It happens to the best of us. Personally, that is.
Creating a social media presence requires a lot of careful attention to details. Just one wrong move – a word, an image, a comment, reply, etc. – could spiral you to your downfall. Even your very product and service can create a spark and ignite worse issues.
We sure make a few blunders here and there, but what if t happens to your company’s online marketing? Would you be ready then?
Not every company would think of creating a crisis management team; but now, you should.
Choose people who are innately good with – well – people since you’ll probably be facing and answering to them in times of crisis.
Also, it’s best to include someone who is good with words. Releasing immediate and effective damage control online would require careful word choice as to not ignite the issue further.

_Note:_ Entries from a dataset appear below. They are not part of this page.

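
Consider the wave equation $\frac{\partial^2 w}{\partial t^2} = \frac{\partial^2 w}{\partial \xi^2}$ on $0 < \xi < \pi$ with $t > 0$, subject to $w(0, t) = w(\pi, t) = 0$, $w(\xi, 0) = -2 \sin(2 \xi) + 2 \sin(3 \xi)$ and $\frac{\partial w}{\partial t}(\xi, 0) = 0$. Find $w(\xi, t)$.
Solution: Separating variables: $w = \sum [A_n \cos(\omega_n t) + B_n \sin(\omega_n t)] \sin(n\xi)$, $\omega_n = n$. From ICs: $A_2=-2, A_3=2$.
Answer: $w(\xi, t) = -2 \sin(2 \xi) \cos(2 t) + 2 \sin(3 \xi) \cos(3 t)$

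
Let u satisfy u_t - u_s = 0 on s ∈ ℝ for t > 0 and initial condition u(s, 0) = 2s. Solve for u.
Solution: By method of characteristics (waves move left with speed 1):
Along characteristics s + t = const, u is constant, so u(s,t) = f(s + t) with f = u(·, 0).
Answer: u(s, t) = 2s + 2t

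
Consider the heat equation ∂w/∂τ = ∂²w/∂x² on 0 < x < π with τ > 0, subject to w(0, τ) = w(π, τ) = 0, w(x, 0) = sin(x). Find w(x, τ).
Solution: Using separation of variables w = X(x)T(τ):
Eigenfunctions: sin(nx), n = 1, 2, 3, ...
General solution: w(x, τ) = Σ c_n sin(nx) exp(-n² τ)
Matching w(x,0) = sin(x) term by term: c_1=1.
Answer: w(x, τ) = exp(-τ)sin(x)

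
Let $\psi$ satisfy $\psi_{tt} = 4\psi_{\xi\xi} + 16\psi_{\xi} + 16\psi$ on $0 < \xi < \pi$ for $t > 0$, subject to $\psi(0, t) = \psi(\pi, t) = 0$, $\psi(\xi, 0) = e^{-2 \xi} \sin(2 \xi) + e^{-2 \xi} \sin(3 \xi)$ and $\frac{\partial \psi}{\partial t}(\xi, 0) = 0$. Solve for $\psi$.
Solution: Substitute $\psi = e^{-2\xi}u$.
Then $\psi_{\xi} = e^{-2\xi}(u_{\xi} - 2u)$, $\psi_{\xi\xi} = e^{-2\xi}(u_{\xi\xi} - 4u_{\xi} + 4u)$, $\psi_{tt} = e^{-2\xi}u_{tt}$; substituting and dividing by $e^{-2\xi}$, the lower-order terms cancel: $u_{tt} = 4u_{\xi\xi}$ (standard wave equation).
Data for $u$: $u(\xi,0) = e^{2\xi}\psi(\xi,0) = \sin(2 \xi) + \sin(3 \xi)$; $u_t(\xi,0) = e^{2\xi}\psi_t(\xi,0) = 0$. The boundary conditions carry over: $u(0,t) = u(\pi,t) = 0$.
Separating variables: $u = \sum [A_n \cos(\omega_n t) + B_n \sin(\omega_n t)] \sin(n\xi)$, $\omega_n = 2n$. From ICs: $A_2=1, A_3=1$.
So $u(\xi,t) = \sin(2 \xi) \cos(4 t) + \sin(3 \xi) \cos(6 t)$, and $\psi(\xi,t) = e^{-2\xi}u(\xi,t)$.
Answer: $\psi(\xi, t) = e^{-2 \xi} \sin(2 \xi) \cos(4 t) + e^{-2 \xi} \sin(3 \xi) \cos(6 t)$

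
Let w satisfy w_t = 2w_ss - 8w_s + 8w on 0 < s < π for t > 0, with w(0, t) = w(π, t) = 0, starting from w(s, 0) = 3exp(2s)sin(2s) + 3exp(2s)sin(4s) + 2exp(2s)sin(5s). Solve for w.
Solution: Substitute w = exp(2s)u, i.e. u = exp(-2s)w.
By the product rule, w_s = exp(2s)(u_s + 2u), w_ss = exp(2s)(u_ss + 4u_s + 4u), w_t = exp(2s)u_t.
Substituting into the PDE and dividing by exp(2s): u_t = 2(u_ss + 4u_s + 4u) - 8(u_s + 2u) + 8u.
The lower-order terms cancel, leaving the standard heat equation u_t = 2u_ss.
Initial data for u: u(s,0) = exp(-2s)w(s,0) = 3sin(2s) + 3sin(4s) + 2sin(5s). The boundary conditions carry over: u(0,t) = u(π,t) = 0.
Solve for u:
  Using separation of variables u = X(s)T(t):
  Eigenfunctions: sin(ns), n = 1, 2, 3, ...
  General solution: u(s, t) = Σ c_n sin(ns) exp(-2n² t)
  Matching u(s,0) = 3sin(2s) + 3sin(4s) + 2sin(5s) term by term: c_2=3, c_4=3, c_5=2.
Hence u(s,t) = 3exp(-8t)sin(2s) + 3exp(-32t)sin(4s) + 2exp(-50t)sin(5s).
Transform back: w(s,t) = exp(2s)u(s,t).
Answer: w(s, t) = 3exp(2s)exp(-8t)sin(2s) + 3exp(2s)exp(-32t)sin(4s) + 2exp(2s)exp(-50t)sin(5s)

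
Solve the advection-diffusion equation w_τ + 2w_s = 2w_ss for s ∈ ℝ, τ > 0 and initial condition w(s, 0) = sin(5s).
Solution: Moving frame: η = s - 2τ, σ = τ, w = u(η,σ), so w_τ = u_σ - 2u_η and w_ss = u_ηη.
Hence w_τ + 2w_s = u_σ and the PDE becomes the heat equation u_σ = 2u_ηη on η ∈ ℝ.
Initial data: u(η,0) = w(η,0) = sin(5η). Each mode sin(nη) decays as exp(-2n²σ) on ℝ, so u(η,σ) = Σ c_n exp(-2n²σ) sin(nη) with c_5=1: u(η,σ) = exp(-50σ)sin(5η).
Substituting back: w(s,τ) = u(s - 2τ, τ).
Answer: w(s, τ) = exp(-50τ)sin(5s - 10τ)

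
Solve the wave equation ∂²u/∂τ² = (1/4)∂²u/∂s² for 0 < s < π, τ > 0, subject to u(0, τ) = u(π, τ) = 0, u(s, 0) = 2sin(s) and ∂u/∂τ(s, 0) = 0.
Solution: Using separation of variables u = X(s)T(τ):
Eigenfunctions: sin(ns), n = 1, 2, 3, ...
General solution: u(s, τ) = Σ [A_n cos(n τ/2) + B_n sin(n τ/2)] sin(ns)
From u(s,0) = 2sin(s): A_1=2. From u_τ(s,0) = 0: all B_n = 0.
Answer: u(s, τ) = 2sin(s)cos(τ/2)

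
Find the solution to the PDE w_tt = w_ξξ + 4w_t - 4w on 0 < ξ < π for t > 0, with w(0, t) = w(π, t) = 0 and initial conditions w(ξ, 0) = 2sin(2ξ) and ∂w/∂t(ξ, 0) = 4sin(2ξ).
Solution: Substitute w = exp(2t)u.
Then w_t = exp(2t)(u_t + 2u), w_tt = exp(2t)(u_tt + 4u_t + 4u), w_ξξ = exp(2t)u_ξξ; substituting and dividing by exp(2t), the lower-order terms cancel: u_tt = u_ξξ (standard wave equation).
Data for u: u(ξ,0) = w(ξ,0) = 2sin(2ξ); u_t(ξ,0) = w_t(ξ,0) - 2w(ξ,0) = 0. The boundary conditions carry over: u(0,t) = u(π,t) = 0.
Separating variables: u = Σ [A_n cos(ω_n t) + B_n sin(ω_n t)] sin(nξ), ω_n = n. From ICs: A_2=2.
So u(ξ,t) = 2sin(2ξ)cos(2t), and w(ξ,t) = exp(2t)u(ξ,t).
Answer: w(ξ, t) = 2exp(2t)sin(2ξ)cos(2t)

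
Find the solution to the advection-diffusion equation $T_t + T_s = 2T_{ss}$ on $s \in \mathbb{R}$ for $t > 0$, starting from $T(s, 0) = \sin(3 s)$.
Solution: Change to a moving frame: let $\eta = s - t$, $\sigma = t$ and write $T(s,t) = u(\eta,\sigma)$.
By the chain rule $T_t = u_{\sigma} - u_{\eta}$, $T_s = u_{\eta}$, $T_{ss} = u_{\eta\eta}$.
Then $T_t + T_s = u_{\sigma}$: the advection term cancels and the PDE becomes the heat equation $u_{\sigma} = 2u_{\eta\eta}$ on $\eta \in \mathbb{R}$.
Initial data: $u(\eta,0) = T(\eta,0) = \sin(3 \eta)$.
On $\eta \in \mathbb{R}$ each mode satisfies $(\sin(n\eta))'' = -n^2 \sin(n\eta)$, so $e^{-2n^2\sigma} \sin(n\eta)$ solves the heat equation; by superposition $u(\eta,\sigma) = \sum c_n e^{-2n^2\sigma} \sin(n\eta)$.
Reading off the coefficients: $c_3=1$, so $u(\eta,\sigma) = e^{-18 \sigma} \sin(3 \eta)$.
Substituting back $\eta = s - t$, $\sigma = t$: $T(s,t) = u(s - t, t)$.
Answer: $T(s, t) = e^{-18 t} \sin(3 s - 3 t)$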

Then, create a crisis plan.
Who handles the social media? What listening tool should you use to determine issues before they blow off? Who would be the best person to answer a certain issue?
These are just a few points to start with. And when you’re done with the plan, do a test run on different circumstances if possible.
Your listening tool is your best savior in trying to determine issues and other signals that something might go out of hand.
Creating search queues to track mentions of your brand and monitor what people are talking about. Be it about your tangible products, service, new ads you put out, or what someone in your company have said during a press release or conference.
If there’s an increase in these concerns, they sure are warning signs. Act out upon it before it worsens.
Also, don’t try to delete or report any comment or tweet made against you with the hopes that it will all just go away. Truth is, it won’t.
Take immediate action. Mistweeted? Wrong post? Correct them right away. Never forget to apologize in the process.
Remember that the best cases in crisis management is not only limited to telling or admitting to people what you know about the issue; you should also tell them what you do not know.
At least, everything is transparent. But of course, people would keep on prodding you for answers. So never stop there. Keep on searching and providing them information until the issue dissipates.
They say that experience is the best teacher. Well, they’re right.
After the crisis you’ve been through, take note of your customers’ response to each move you make.
What made them create more noise? What made the issue die down?
While dealing with the crisis, take note of each step you made and how it affected your crisis management efforts.
Then, get back to the drawing board and improve the plan that you’ve just implemented.
Every mistake comes with a lesson learned. Always use a crisis experience to create a better brand and representation for your company. We can’t please everybody, but we can always try to achieve that.